The first 50 pages of the graphic novel, What It Is by Lynda Barry, explores very heavy ideas such as the loss of innocence and imagination that comes with age. Many of the pages feature text that asks questions such as, “What is an idea made of?”, “Are there images inside of us?” and “What is an imaginary friend? Are there also imaginary enemies?” The tone of the illustrations continuously feels melancholy, there a many dark shadows and strange creatures lingering in the background. This tone and the many questions Lynda Barry poses through cut out letterings and scratchy inkings seems to convey this fear that she has about growing up and losing the dreams and illusions that come with childhood.

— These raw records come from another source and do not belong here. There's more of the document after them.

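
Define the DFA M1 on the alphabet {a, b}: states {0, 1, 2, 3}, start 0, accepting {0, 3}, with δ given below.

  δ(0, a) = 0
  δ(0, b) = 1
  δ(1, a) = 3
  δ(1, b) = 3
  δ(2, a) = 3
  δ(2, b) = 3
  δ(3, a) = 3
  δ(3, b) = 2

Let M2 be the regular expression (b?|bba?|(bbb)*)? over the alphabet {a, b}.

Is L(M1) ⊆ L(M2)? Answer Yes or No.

The string a is in L(M1) but not in L(M2).
So L(M1) ⊄ L(M2).

No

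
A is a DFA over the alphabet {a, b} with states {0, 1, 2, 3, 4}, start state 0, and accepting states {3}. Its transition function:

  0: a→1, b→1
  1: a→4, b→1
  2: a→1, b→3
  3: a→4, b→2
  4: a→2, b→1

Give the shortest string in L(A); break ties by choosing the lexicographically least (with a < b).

aaab

A breadth-first search from 0 reaches an accepting state first via the path 0 → 1 → 4 → 2 → 3 on input aaab.
No string of length < 4 is accepted (BFS exhausts all shorter strings without reaching an accepting state), and aaab is the lexicographically least accepting string of length 4.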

In Graphic Design: The New Basics, Ellen Lupton and Jennifer Cole Phillips introduce the process of formstorming. This process really relates to the themes of losing imagination over time in the sense that formstorming requires and invokes creative thinking. When you formstorm you take a design with specific problems that you want to fix and then you rework that problem over and over again in various ways. By engaging in formstorming, you get all of the obvious and easy solutions out of the way and begin to use more creative, nuanced solutions which results in discovering a more unique outcome.

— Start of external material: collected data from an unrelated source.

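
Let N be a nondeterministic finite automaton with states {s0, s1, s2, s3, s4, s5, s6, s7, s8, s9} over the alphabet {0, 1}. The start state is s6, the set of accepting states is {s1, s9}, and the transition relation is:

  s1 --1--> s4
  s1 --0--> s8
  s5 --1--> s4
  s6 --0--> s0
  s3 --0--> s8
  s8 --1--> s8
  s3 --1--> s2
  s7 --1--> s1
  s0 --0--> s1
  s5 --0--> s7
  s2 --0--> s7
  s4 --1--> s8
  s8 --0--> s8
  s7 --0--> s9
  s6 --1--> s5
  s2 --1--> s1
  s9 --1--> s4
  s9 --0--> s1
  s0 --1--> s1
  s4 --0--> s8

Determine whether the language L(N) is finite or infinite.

finite

The useful states (reachable from s6 and able to reach an accepting state) are {s0, s1, s5, s6, s7, s9}.
Restricted to these states the transition graph has no cycle, so every accepting path has bounded length and L is finite.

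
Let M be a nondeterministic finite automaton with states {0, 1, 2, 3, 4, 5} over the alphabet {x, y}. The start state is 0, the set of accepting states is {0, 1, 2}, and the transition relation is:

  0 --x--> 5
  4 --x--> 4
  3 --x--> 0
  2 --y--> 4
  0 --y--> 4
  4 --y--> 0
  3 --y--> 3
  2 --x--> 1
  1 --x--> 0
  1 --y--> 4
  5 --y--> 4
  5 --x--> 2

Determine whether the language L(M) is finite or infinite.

infinite

State 0 is reachable from the start and can reach an accepting state, and it lies on the cycle 0 → 4 → 0.
Traversing that cycle any number of times yields accepted strings of unbounded length, so the language is infinite.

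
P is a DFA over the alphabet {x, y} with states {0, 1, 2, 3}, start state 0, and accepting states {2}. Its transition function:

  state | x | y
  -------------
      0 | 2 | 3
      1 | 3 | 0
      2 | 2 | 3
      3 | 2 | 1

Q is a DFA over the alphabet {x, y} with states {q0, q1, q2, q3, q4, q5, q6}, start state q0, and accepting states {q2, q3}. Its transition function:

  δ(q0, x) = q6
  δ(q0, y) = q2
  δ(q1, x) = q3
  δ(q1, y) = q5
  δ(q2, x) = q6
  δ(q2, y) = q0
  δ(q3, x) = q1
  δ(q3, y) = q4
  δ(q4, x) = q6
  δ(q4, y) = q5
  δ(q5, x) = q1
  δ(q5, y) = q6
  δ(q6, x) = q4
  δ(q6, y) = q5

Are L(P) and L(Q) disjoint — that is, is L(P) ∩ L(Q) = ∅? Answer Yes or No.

No

The string xyxx is accepted by both P and Q.
Hence L(P) ∩ L(Q) ≠ ∅.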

One of the ways that Lynda Barry engages in formstorming is by using the technique called dailies. Dailies are a creative act daily with a constant conceptual theme. Some examples include drawing a word several different ways or designing album covers each day. In this way, the artist is pushed to try increasingly new and different ideas. An example of this can be seen in Lynda Barry’s book. She definitely repeats several types of creatures on each page and repurposes old text from novels or notebooks. Reusing those elements in a new way is an example of formstorming, like a collage project. For example, on page 33 we can see several instances of repurposed images and text, from the fabric with the duck to the cut out strips of print and paper. All of these elements create a collage that seems both professional and childlike. This page also features the dark figures huddled in a group that appear throughout the pages. The collage style is consistent throughout the book, making What It Is reminiscent of formstorming.